The Mandate acknowledges the following:
- The Council shall strive for full independence, sovereignty and self-sufficiency of the Haida Nation.
- The Council must care for the lands and waters of the Nation area.
- The Council must preserve the language and culture of the Haida people.
- The Council must aim for independence of the Haida Nation.
- The Council must serve the best interests of the Nation in ways that align with the Constitution.
- The Council must encourage co-existence with other Nations, yet maintain the policies and interests of the Haida Nation.
- The Council must aim to improve the rights of all Indigenous peoples.
- The Council must create land policies which account for the resources available within the land.
- The Council must regulate citizen access to land resources.
- The Council must designate process for land use which account for the resources available within Haida Gwaii.
- The Council must deal with any external affairs within the Haida Nation.
- The Council must be the defence for the Haida Nation.
- The Council must update Haida citizens quarterly at formal meetings. This excludes any necessarily confidential information.
- The Vice President must advertise for the Council quarterly meetings at least seven days in advance to the meeting date.
- The Council must record meetings.
- The Council have the official publication as "Haida Laas".

== Languages ==
The constitution acknowledges the Haida language (X̱aad Kil and X̱aayda Kil) and English as the official languages of the Haida Nation.

== Governance ==
The House of Assembly is a legal form of Haida National government. This group has the right to pass laws which align with the Constitution of the Haida Nation. The House of Assembly meets yearly with the Council of the Haida Nation. These meetings occur in October during the third week of the month. Each yearly meeting alternates between G̱aaw (Old Masset) and Hlg̱aagilda (Skidegate). In addition to the House of Assembly meetings, the Council of the Haida Nation meet quarterly with Haida citizens.

The Vice President calls the House of Assembly meeting twenty days before the meeting date. They may also call other meeting dates if required, again, at least twenty days before the scheduled date. All motions placed through the House of Assembly can only be approved by a vote of three-quarter approval or more.

== Secretariat ==
The Council of the Haida Nation sustains a Secretariat. The duties of the Secretariat are as follows: the Secretariat answers to both the House of Assembly and the Council of the Haida Nation, the Secretariat acts as Treasurer and will manage the staff of the Council of the Haida Nation, and the Secretariat has multiple rights to the credit of the Council of the Haida Nation.

== Subsidiary bodies (Village Councils) ==
The Village Councils are concerned with the well-being of the communities and Band members.

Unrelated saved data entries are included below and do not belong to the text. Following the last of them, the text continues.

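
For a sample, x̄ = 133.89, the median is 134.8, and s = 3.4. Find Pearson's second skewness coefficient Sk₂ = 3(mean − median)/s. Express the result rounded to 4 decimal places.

-0.8029

Sk₂ = 3(133.89 − 134.8) / 3.4 = 3 × -0.9100 / 3.4
    = -2.7300 / 3.4 ≈ -0.8029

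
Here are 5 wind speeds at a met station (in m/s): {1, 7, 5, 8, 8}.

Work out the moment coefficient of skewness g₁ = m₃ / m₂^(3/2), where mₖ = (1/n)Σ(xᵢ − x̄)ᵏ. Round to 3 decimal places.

x̄ = (1 + 7 + 5 + 8 + 8) / 5 = 5.8000
deviations (xᵢ − x̄): -4.8000, 1.2000, -0.8000, 2.2000, 2.2000
Σ(xᵢ − x̄)² = 34.8000 ⇒ m₂ = 34.8000/5 = 6.96000
Σ(xᵢ − x̄)³ = -88.0800 ⇒ m₃ = -88.0800/5 = -17.61600
m₂^(3/2) = 6.96000^(1.5) = 18.36174
g₁ = m₃ / m₂^(3/2) = -17.61600 / 18.36174 ≈ -0.959

-0.959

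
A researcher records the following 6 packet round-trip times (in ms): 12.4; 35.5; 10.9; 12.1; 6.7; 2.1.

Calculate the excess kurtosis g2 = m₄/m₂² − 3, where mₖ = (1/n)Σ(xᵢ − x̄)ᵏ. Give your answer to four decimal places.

0.4925

x̄ = 13.2833
Σ(xᵢ − x̄)² = 669.8483 ⇒ m₂ = 111.64139
Σ(xᵢ − x̄)⁴ = 261176.4460 ⇒ m₄ = 43529.40767
m₂² = 12463.79971
g2 = m₄/m₂² − 3 = 3.49247 − 3 ≈ 0.4925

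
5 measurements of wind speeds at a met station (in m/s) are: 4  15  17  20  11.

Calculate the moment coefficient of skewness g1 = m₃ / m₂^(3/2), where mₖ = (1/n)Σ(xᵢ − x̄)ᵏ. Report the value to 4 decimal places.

-0.5969

x̄ = (4 + 15 + 17 + 20 + 11) / 5 = 13.4000
deviations (xᵢ − x̄): -9.4000, 1.6000, 3.6000, 6.6000, -2.4000
Σ(xᵢ − x̄)² = 153.2000 ⇒ m₂ = 153.2000/5 = 30.64000
Σ(xᵢ − x̄)³ = -506.1600 ⇒ m₃ = -506.1600/5 = -101.23200
m₂^(3/2) = 30.64000^(1.5) = 169.60285
g1 = m₃ / m₂^(3/2) = -101.23200 / 169.60285 ≈ -0.5969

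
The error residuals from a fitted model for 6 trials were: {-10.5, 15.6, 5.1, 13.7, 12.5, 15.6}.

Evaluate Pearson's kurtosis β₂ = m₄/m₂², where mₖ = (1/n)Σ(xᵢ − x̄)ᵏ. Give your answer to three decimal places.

x̄ = 8.6667
Σ(xᵢ − x̄)² = 516.2533 ⇒ m₂ = 86.04222
Σ(xᵢ − x̄)⁴ = 140595.4368 ⇒ m₄ = 23432.57281
m₂² = 7403.26400
β₂ = m₄/m₂² = 23432.57281 / 7403.26400 ≈ 3.165

3.165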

The Village Councils may initiate laws.

=== Skidegate Band Council ===
Chief Councillor: Billy Yovanovich

Councillors: Duane Alsop, Lyndale George, David Crosby, Michelle McDonald, Trent Moraes, Michelle Pineault, Robert Russ.

=== Old Masset Village Council ===
Chief Councillor: Donald (Duffy) Edgars

Councillors: Brodie Swanson (Deputy), Lisa White, Cecil Brown, Ashley Jacobson, Robert Brown, Brodie Swanson, Benjamin Edgars

== Citizenship ==
The Haida citizenship act was approved on 31 May 2017. When accepted as a Haida Nation citizen, one receives both a Card and a Certificate. The card is used for identification purposes, and the certificate is the official citizenship document. The Constitution of the Haida Nation states that the title of Haida Gwaii Citizen may be given to an individual who does not have Haida ancestry. This title does not include receiving Haida indigenous rights or Haida heritage claims.